Unfortunately, the answer to whether a noncompete is enforceable is complex, factually intensive and there is no way to know the answer until it goes to Court and a judge or jury makes a decision.
In general, noncompetes are viewed with disfavor by most states’ laws because they limit productivity and could result in individuals needing to rely on government assistance, such as unemployment, rather than being gainfully employed.
However, the laws on the enforceability of noncompetes vary drastically from state to state. For example:
• Governing Law. There is no statute governing noncompetes. The law on noncompetes has been developed by Courts making decisions.
• Enforceability. Noncompetes are enforceable if reasonably necessary to protect an employer’s legitimate interests. As of the date of this blog, Minnesota courts have recognized three types of legitimate employer interest: (1) the protection of confidential information or trade secrets; (2) the protection of customer goodwill and relationships; and (3) specialized training. In the analysis of what is “reasonably necessary,” Minnesota courts consider factors such as: the scope of conduct prohibited, the geographic scope of work prohibited, and the length of the enforcement period.
• Modification. Minnesota has a “blue pencil doctrine” that allows a Court to modify the non-compete to make its terms reasonable, and then to order those modified terms be enforceable.
• Consideration. Consideration is the exchange of value by both parties and is necessary for a contractual agreement to be enforceable, as compared to a promise for a gift that lacks consideration and is not enforceable. In Minnesota, continued employment alone is not sufficient consideration to enforce a noncompete.
In North Dakota:
• Governing Law. North Dakota Century Code 9-08-06 governs.
• Enforceability. The codified law provides that all contracts restraining business are void unless either: (1) A business owner sells the goodwill of a business to another and agrees that the owner will not compete within the “county, city or a part of either” as long as “any person deriving title to the goodwill from the buyer carries on a like business therein;” or (2) If a partnership is dissolved, the partners may agree to be prohibited from “carrying on a similar business within the same city” as the partnership. In 2001, the North Dakota Supreme Court refused to expand the letter of the law in Warner and Company.
• Modification. North Dakota holds covenants not to compete void.
• Consideration. Public policy prohibits noncompete clauses.
In South Dakota:
• Governing Law. South Dakota Codified Law 53-9-11 primarily governs.
• Enforceability. The codified law provides an employer and employee can agree to enter into a non-compete for any period not exceeding two years. There is no reasonableness inquiry.
• Modification. The issue of whether there is a “blue pencil doctrine” in South Dakota has not been decided.
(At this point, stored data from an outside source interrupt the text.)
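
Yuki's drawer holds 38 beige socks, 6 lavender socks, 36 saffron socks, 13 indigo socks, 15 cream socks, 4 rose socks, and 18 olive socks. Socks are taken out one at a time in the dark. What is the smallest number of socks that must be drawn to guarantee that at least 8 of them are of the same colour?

46

Put each drawn sock into a box by colour. The largest draw with every box below 8 takes min(count, 7) from each colour; colours with fewer than 7 contribute all they have.
Σ min(cᵢ, 7) = 7 + 6 + 7 + 7 + 7 + 4 + 7 = 45.
Draw number 45 + 1 = 46 must push one box to 8.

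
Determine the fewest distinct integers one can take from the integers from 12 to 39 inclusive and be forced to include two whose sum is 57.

18

A set avoiding the sum 57 can contain at most one of each pair {x, 57−x}, plus the 6 elements whose complement lies outside the range.
The integers 12, …, 28 (17 of them) are such a set: any two sum to at least 12+13 = 25 and at most 27+28 = 55 < 57.
Any 18th integer completes one of the 11 pairs, so 18 choices force a sum of 57.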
• Consideration. The codified law provides a noncompete can be entered into prior to or during employment. Continued employment may constitute sufficient consideration to enforce a noncompete pursuant to a 1992 South Dakota Supreme Court case, Centrol, Inc.
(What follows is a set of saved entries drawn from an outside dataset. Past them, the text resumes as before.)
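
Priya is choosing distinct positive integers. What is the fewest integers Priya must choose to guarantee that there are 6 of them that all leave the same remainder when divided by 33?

The 33 residue classes mod 33 are the pigeonholes.
With 165 integers one could put 5 in each residue class and have no class reach 6.
The 166th integer pushes some class to 6, so 33·5 + 1 = 166.

166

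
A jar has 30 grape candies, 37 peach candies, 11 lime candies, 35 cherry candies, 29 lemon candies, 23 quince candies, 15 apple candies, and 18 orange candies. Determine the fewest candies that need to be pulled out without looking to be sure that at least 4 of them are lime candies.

191

In the worst case for collecting lime candies, every non-lime candy comes out first.
There are 30 + 37 + 35 + 29 + 23 + 15 + 18 = 187 non-lime candies altogether.
After those, each further candy must be lime, so 187 + 4 = 191 draws guarantee 4 lime candies.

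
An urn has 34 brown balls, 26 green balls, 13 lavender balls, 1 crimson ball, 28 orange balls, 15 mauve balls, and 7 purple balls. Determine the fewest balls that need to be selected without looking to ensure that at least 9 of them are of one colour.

49

Put each drawn ball into a box by colour. The largest draw with every box below 9 takes min(count, 8) from each colour; colours with fewer than 8 contribute all they have.
Σ min(cᵢ, 8) = 8 + 8 + 8 + 1 + 8 + 8 + 7 = 48.
Draw number 48 + 1 = 49 must push one box to 9.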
• Governing Law. Wis. Stat. 103.465 primarily governs.
• Enforceability. Noncompetes are enforceable if reasonably necessary for the protection of the employer. Wisconsin Courts largely look at the same factors as Minnesota Courts when deciding whether a term is “reasonably necessary.”
• Modification. Wisconsin does not have a “blue pencil doctrine.” However, a 2009 decision by the Wisconsin Supreme Court in Star Direct arguably may open the door to the blue pencil doctrine insomuch as it held that a Court may look at provisions in a noncompete that are capable of being looked at independently and decide their enforceability individually.
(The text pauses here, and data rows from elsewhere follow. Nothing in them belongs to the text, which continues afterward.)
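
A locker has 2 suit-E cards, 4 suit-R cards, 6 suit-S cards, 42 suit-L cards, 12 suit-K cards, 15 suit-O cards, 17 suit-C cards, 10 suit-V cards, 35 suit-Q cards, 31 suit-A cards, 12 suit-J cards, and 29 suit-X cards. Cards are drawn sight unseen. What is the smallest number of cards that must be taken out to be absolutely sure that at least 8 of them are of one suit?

76

An adversary could hand out at most 7 cards per suit (suit-E, suit-R, suit-S run out sooner): 2 + 4 + 6 + 7 + 7 + 7 + 7 + 7 + 7 + 7 + 7 + 7 = 75 cards and still no suit has 8.
Pigeonhole: one more card lands in a suit already at 7, so 76 draws are enough and 75 are not.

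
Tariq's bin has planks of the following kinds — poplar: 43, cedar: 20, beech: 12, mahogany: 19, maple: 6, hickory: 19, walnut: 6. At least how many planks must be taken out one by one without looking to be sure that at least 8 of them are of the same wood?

48

The 7 woods are the holes; the planks drawn are the pigeons.
To avoid 8 of any one wood, the worst case takes at most 7 of each wood, or every plank of a wood that has fewer than 7.
That gives 7 + 7 + 7 + 7 + 6 + 7 + 6 = 47 planks with no wood reaching 8.
The next plank forces some wood to 8, so 47 + 1 = 48.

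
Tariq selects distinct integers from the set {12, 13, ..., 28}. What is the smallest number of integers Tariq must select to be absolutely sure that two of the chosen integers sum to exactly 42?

11

Two chosen integers sum to 42 exactly when both halves of some pair {x, 42−x} with 14 ≤ x ≤ 42−x ≤ 28 are chosen — 7 such pairs.
The remaining 3 elements (those with no distinct partner in range) can never complete a 42-sum, so the worst case takes all of them and one from each pair: 3 + 7 = 10.
By pigeonhole, the 11th integer has to be the second member of some pair, so 10 + 1 = 11.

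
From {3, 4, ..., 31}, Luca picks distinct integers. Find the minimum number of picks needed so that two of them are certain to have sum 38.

Group the elements by complementary pair {x, 38−x}: {7,31}, {8,30}, {9,29}, …, giving 12 two-element pairs, the single value 19 (it cannot pair with itself since the integers are distinct), and 4 integers whose partner 38−x falls outside [3,31].
Treating each of those 17 groups as a pigeonhole, one can pick one integer per group — 17 integers — with no two summing to 38.
The 18th integer lands in an occupied pair, forcing a sum of 38.

18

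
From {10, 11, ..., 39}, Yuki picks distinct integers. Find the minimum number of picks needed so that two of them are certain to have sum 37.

22

A set avoiding the sum 37 can contain at most one of each pair {x, 37−x}, plus the 12 elements whose complement lies outside the range.
The integers 19, …, 39 (21 of them) are such a set: any two sum to at least 19+20 = 39 > 37.
Any 22nd integer completes one of the 9 pairs, so 22 choices force a sum of 37.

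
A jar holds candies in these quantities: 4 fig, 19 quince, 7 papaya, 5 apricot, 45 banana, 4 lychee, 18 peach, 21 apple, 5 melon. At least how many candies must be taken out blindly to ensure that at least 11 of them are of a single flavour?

The 9 flavours are the holes; the candies drawn are the pigeons.
To avoid 11 of any one flavour, the worst case takes at most 10 of each flavour, or every candy of a flavour that has fewer than 10.
That gives 4 + 10 + 7 + 5 + 10 + 4 + 10 + 10 + 5 = 65 candies with no flavour reaching 11.
The next candy forces some flavour to 11, so 65 + 1 = 66.

66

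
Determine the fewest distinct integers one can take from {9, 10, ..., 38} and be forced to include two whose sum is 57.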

• Consideration. Consideration is required. However, the Wisconsin Supreme Court in Runzheimer International, Ltd. held in 2015 that continued at-will employment may constitute lawful consideration to enforce a noncompete.
This blog provides general information and only and is not legal advice. You need to consult an attorney in the event you are faced with the question of whether a noncompete is enforceable.